Bartolomeu almoçava sem pressa, pensando sobre o que iria fazer naquele final de semana. Talvez passasse jogando vídeo game como de costume, ou tirasse a preguiça fora e finalmente fosse dar uma volta na praia, já que a previsão do tempo indicava um aumento na temperatura para os próximos dias. Pouco provável.

Seu celular vibrou sobre a mesa, a luzinha verde indicando que havia recebido uma mensagem. Era Desire perguntando o que ia fazer no sábado.

Ainda não sei. Respondeu achando aquela mensagem estranha, pois a amiga nunca perguntava esse tipo de coisa, simplesmente aparecia gritando na frente de sua casa, e o levava pra algum lugar.

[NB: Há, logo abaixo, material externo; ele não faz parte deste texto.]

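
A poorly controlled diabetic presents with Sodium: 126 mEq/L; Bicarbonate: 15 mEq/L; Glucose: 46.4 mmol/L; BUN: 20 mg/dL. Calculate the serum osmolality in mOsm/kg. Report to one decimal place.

305.5 mOsm/kg

Calculated osmolality = 2·Na + glucose + BUN/2.8
= 2·126 + 46.4 + 20/2.8
= 252 + 46.40 + 7.14
= 305.54 mOsm/kg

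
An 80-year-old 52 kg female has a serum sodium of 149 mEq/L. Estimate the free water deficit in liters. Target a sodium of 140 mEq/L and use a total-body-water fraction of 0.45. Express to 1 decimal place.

TBW = 0.45 · 52 = 23.4 L
Free water deficit = TBW · (Na/140 − 1)
= 23.4 · (149/140 − 1)
= 23.4 · 0.0643
= 1.5 L

1.5 L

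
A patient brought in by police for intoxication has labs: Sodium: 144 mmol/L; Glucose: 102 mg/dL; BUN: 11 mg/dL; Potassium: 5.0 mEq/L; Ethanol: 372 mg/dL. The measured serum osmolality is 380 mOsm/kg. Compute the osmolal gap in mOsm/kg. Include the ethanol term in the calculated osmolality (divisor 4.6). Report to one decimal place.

1.5 mOsm/kg

Calculated osmolality = 2·Na + glucose/18 + BUN/2.8 + ethanol/4.6
= 2·144 + 102/18 + 11/2.8 + 372/4.6
= 288 + 5.67 + 3.93 + 80.87
= 378.47 mOsm/kg ≈ 378.5 mOsm/kg
Osmolar gap = measured − calculated = 380 − 378.5 = 1.5 mOsm/kg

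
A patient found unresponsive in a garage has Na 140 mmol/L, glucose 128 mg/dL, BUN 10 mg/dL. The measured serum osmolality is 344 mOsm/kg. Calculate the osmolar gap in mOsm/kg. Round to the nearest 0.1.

53.3 mOsm/kg

Calculated osmolality = 2·Na + glucose/18 + BUN/2.8
= 2·140 + 128/18 + 10/2.8
= 280 + 7.11 + 3.57
= 290.68 mOsm/kg ≈ 290.7 mOsm/kg
Osmolar gap = measured − calculated = 344 − 290.7 = 53.3 mOsm/kg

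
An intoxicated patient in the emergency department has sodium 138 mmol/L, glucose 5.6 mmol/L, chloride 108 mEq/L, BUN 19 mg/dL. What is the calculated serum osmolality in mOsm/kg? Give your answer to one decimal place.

Calculated osmolality = 2·Na + glucose + BUN/2.8
= 2·138 + 5.6 + 19/2.8
= 276 + 5.60 + 6.79
= 288.39 mOsm/kg

288.4 mOsm/kg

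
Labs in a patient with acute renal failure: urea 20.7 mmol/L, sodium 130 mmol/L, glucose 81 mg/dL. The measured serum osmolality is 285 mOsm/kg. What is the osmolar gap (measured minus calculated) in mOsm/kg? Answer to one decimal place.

-0.2 mOsm/kg

Calculated osmolality = 2·Na + glucose/18 + urea
= 2·130 + 81/18 + 20.7
= 260 + 4.50 + 20.70
= 285.2 mOsm/kg ≈ 285.2 mOsm/kg
Osmolar gap = measured − calculated = 285 − 285.2 = -0.2 mOsm/kg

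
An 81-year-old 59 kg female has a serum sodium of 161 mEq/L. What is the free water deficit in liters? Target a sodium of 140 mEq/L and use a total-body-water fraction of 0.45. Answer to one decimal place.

4.0 L

TBW = 0.45 · 59 = 26.55 L
Free water deficit = TBW · (Na/140 − 1)
= 26.55 · (161/140 − 1)
= 26.55 · 0.15
= 3.98 L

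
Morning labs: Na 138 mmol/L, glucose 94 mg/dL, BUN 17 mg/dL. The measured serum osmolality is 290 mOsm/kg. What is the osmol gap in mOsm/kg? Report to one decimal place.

Calculated osmolality = 2·Na + glucose/18 + BUN/2.8
= 2·138 + 94/18 + 17/2.8
= 276 + 5.22 + 6.07
= 287.29 mOsm/kg ≈ 287.3 mOsm/kg
Osmolar gap = measured − calculated = 290 − 287.3 = 2.7 mOsm/kg

2.7 mOsm/kg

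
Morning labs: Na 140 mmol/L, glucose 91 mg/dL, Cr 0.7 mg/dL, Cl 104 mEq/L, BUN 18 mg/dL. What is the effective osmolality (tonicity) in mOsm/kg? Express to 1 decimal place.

Effective osmolality excludes urea (freely permeant across cell membranes):
2·Na + glucose/18
= 2·140 + 91/18
= 280 + 5.06
= 285.06 mOsm/kg

285.1 mOsm/kg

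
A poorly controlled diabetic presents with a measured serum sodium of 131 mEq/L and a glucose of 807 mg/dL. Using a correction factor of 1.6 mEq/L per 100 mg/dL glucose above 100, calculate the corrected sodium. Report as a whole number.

142 mEq/L

Corrected Na = measured Na + 1.6 · (glucose − 100)/100
= 131 + 1.6 · (807 − 100)/100
= 131 + 11.3
= 142.3 mEq/L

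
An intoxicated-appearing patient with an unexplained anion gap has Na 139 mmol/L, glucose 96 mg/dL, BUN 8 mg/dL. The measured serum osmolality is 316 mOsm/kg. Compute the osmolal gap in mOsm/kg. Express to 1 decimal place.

29.8 mOsm/kg

Calculated osmolality = 2·Na + glucose/18 + BUN/2.8
= 2·139 + 96/18 + 8/2.8
= 278 + 5.33 + 2.86
= 286.19 mOsm/kg ≈ 286.2 mOsm/kg
Osmolar gap = measured − calculated = 316 − 286.2 = 29.8 mOsm/kg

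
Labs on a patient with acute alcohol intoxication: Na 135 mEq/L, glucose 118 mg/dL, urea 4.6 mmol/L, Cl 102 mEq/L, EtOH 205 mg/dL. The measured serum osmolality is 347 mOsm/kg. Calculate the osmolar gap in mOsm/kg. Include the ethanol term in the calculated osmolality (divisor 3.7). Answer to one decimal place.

10.4 mOsm/kg

Calculated osmolality = 2·Na + glucose/18 + urea + ethanol/3.7
= 2·135 + 118/18 + 4.6 + 205/3.7
= 270 + 6.56 + 4.60 + 55.41
= 336.57 mOsm/kg ≈ 336.6 mOsm/kg
Osmolar gap = measured − calculated = 347 − 336.6 = 10.4 mOsm/kg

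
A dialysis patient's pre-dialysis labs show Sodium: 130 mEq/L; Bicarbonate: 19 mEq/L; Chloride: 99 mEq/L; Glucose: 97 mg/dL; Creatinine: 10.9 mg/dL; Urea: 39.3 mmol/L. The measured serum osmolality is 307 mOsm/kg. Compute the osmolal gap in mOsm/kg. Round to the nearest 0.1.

Calculated osmolality = 2·Na + glucose/18 + urea
= 2·130 + 97/18 + 39.3
= 260 + 5.39 + 39.30
= 304.69 mOsm/kg ≈ 304.7 mOsm/kg
Osmolar gap = measured − calculated = 307 − 304.7 = 2.3 mOsm/kg

2.3 mOsm/kg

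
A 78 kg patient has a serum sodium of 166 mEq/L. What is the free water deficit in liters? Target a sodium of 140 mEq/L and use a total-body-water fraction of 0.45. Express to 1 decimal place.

TBW = 0.45 · 78 = 35.1 L
Free water deficit = TBW · (Na/140 − 1)
= 35.1 · (166/140 − 1)
= 35.1 · 0.1857
= 6.52 L

6.5 L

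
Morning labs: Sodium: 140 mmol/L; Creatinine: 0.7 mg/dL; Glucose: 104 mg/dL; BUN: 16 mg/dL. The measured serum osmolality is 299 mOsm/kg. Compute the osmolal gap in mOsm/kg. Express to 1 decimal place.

7.5 mOsm/kg

Calculated osmolality = 2·Na + glucose/18 + BUN/2.8
= 2·140 + 104/18 + 16/2.8
= 280 + 5.78 + 5.71
= 291.49 mOsm/kg ≈ 291.5 mOsm/kg
Osmolar gap = measured − calculated = 299 − 291.5 = 7.5 mOsm/kg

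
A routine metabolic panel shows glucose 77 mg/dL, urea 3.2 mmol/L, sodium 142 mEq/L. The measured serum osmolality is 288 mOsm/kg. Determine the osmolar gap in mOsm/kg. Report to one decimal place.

-3.5 mOsm/kg

Calculated osmolality = 2·Na + glucose/18 + urea
= 2·142 + 77/18 + 3.2
= 284 + 4.28 + 3.20
= 291.48 mOsm/kg ≈ 291.5 mOsm/kg
Osmolar gap = measured − calculated = 288 − 291.5 = -3.5 mOsm/kg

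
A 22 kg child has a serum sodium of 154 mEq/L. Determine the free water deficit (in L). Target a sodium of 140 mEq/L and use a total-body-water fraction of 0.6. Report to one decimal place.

TBW = 0.6 · 22 = 13.2 L
Free water deficit = TBW · (Na/140 − 1)
= 13.2 · (154/140 − 1)
= 13.2 · 0.1
= 1.32 L

1.3 L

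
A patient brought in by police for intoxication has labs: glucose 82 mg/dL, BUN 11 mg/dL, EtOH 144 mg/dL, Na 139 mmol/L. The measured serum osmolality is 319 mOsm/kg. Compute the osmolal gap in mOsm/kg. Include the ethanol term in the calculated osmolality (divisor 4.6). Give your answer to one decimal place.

Calculated osmolality = 2·Na + glucose/18 + BUN/2.8 + ethanol/4.6
= 2·139 + 82/18 + 11/2.8 + 144/4.6
= 278 + 4.56 + 3.93 + 31.30
= 317.79 mOsm/kg ≈ 317.8 mOsm/kg
Osmolar gap = measured − calculated = 319 − 317.8 = 1.2 mOsm/kg

1.2 mOsm/kg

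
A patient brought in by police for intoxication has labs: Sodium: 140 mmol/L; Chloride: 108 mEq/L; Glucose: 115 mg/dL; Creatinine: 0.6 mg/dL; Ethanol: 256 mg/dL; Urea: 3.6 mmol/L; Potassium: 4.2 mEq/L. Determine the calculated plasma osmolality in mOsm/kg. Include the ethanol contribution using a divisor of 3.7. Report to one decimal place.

359.2 mOsm/kg

Calculated osmolality = 2·Na + glucose/18 + urea + ethanol/3.7
= 2·140 + 115/18 + 3.6 + 256/3.7
= 280 + 6.39 + 3.60 + 69.19
= 359.18 mOsm/kg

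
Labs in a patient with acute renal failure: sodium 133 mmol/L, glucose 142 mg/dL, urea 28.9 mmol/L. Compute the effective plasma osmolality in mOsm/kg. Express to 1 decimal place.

Effective osmolality excludes urea (freely permeant across cell membranes):
2·Na + glucose/18
= 2·133 + 142/18
= 266 + 7.89
= 273.89 mOsm/kg

273.9 mOsm/kg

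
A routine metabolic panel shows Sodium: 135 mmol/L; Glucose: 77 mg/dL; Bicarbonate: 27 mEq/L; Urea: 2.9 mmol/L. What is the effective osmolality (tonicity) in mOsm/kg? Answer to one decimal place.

Effective osmolality excludes urea (freely permeant across cell membranes):
2·Na + glucose/18
= 2·135 + 77/18
= 270 + 4.28
= 274.28 mOsm/kg

274.3 mOsm/kg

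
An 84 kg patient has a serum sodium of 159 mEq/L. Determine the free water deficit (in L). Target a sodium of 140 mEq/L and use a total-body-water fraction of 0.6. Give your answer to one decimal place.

TBW = 0.6 · 84 = 50.4 L
Free water deficit = TBW · (Na/140 − 1)
= 50.4 · (159/140 − 1)
= 50.4 · 0.1357
= 6.84 L

6.8 L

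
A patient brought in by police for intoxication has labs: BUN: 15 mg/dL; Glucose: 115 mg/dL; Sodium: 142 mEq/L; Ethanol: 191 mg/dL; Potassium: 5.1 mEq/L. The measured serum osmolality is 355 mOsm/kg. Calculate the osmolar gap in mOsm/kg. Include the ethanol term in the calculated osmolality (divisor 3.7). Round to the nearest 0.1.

Calculated osmolality = 2·Na + glucose/18 + BUN/2.8 + ethanol/3.7
= 2·142 + 115/18 + 15/2.8 + 191/3.7
= 284 + 6.39 + 5.36 + 51.62
= 347.37 mOsm/kg ≈ 347.4 mOsm/kg
Osmolar gap = measured − calculated = 355 − 347.4 = 7.6 mOsm/kg

7.6 mOsm/kg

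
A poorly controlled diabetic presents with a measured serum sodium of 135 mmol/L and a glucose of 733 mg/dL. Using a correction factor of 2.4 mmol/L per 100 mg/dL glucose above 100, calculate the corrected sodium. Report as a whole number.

Corrected Na = measured Na + 2.4 · (glucose − 100)/100
= 135 + 2.4 · (733 − 100)/100
= 135 + 15.2
= 150.2 mmol/L

150 mmol/L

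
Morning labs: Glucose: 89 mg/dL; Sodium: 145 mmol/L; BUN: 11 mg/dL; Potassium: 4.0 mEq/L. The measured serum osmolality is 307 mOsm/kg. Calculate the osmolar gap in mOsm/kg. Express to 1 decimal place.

Calculated osmolality = 2·Na + glucose/18 + BUN/2.8
= 2·145 + 89/18 + 11/2.8
= 290 + 4.94 + 3.93
= 298.87 mOsm/kg ≈ 298.9 mOsm/kg
Osmolar gap = measured − calculated = 307 − 298.9 = 8.1 mOsm/kg

8.1 mOsm/kg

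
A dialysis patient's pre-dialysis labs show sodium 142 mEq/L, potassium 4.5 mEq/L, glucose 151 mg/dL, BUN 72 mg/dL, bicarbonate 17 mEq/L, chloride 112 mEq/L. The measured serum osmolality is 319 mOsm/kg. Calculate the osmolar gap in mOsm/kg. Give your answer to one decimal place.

Calculated osmolality = 2·Na + glucose/18 + BUN/2.8
= 2·142 + 151/18 + 72/2.8
= 284 + 8.39 + 25.71
= 318.1 mOsm/kg ≈ 318.1 mOsm/kg
Osmolar gap = measured − calculated = 319 − 318.1 = 0.9 mOsm/kg

0.9 mOsm/kg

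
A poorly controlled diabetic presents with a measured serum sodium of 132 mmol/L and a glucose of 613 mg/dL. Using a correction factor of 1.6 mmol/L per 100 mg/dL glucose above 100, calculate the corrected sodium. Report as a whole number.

Corrected Na = measured Na + 1.6 · (glucose − 100)/100
= 132 + 1.6 · (613 − 100)/100
= 132 + 8.2
= 140.2 mmol/L

140 mmol/L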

Outra mensagem. Não vai na festinha dos rapazes?

Do que ela estava falando?

Uma notificação de grupo apareceu, com a foto da mascote do time da universidade. Bartolomeu aceitou a solicitação e começou a ler as mensagens.

Luffy “22h na casa do Ace”

Zoro “isso é 10 horas da noite?”

Usopp “é, seu burro”

Zoro “aff quero dormir”

Franky “depois eu que sou o velho”

Kid “vai ter bebida?”

Law “a que você mesmo levar, tapado”

Kid “o que tu falou, seu arrombado?”

Ace “tem lasanha no freezer”

Luffy “já comi, tragam salgadinhos”

Barto estava mais confuso que cego em tiroteio. Aquilo só podia ser um engano. Não se lembrava de ter dado o número de telefone para nenhum deles. E mesmo que tivesse, por que tinham adicionado ele num grupo? Obviamente a ruiva tinha dedo naquilo.

As provas do quinto período terminaram, o rapaz de mullet verde esperava a amiga ao pé da escadaria.

— Você! — puxou ela pro canto. — O que você aprontou?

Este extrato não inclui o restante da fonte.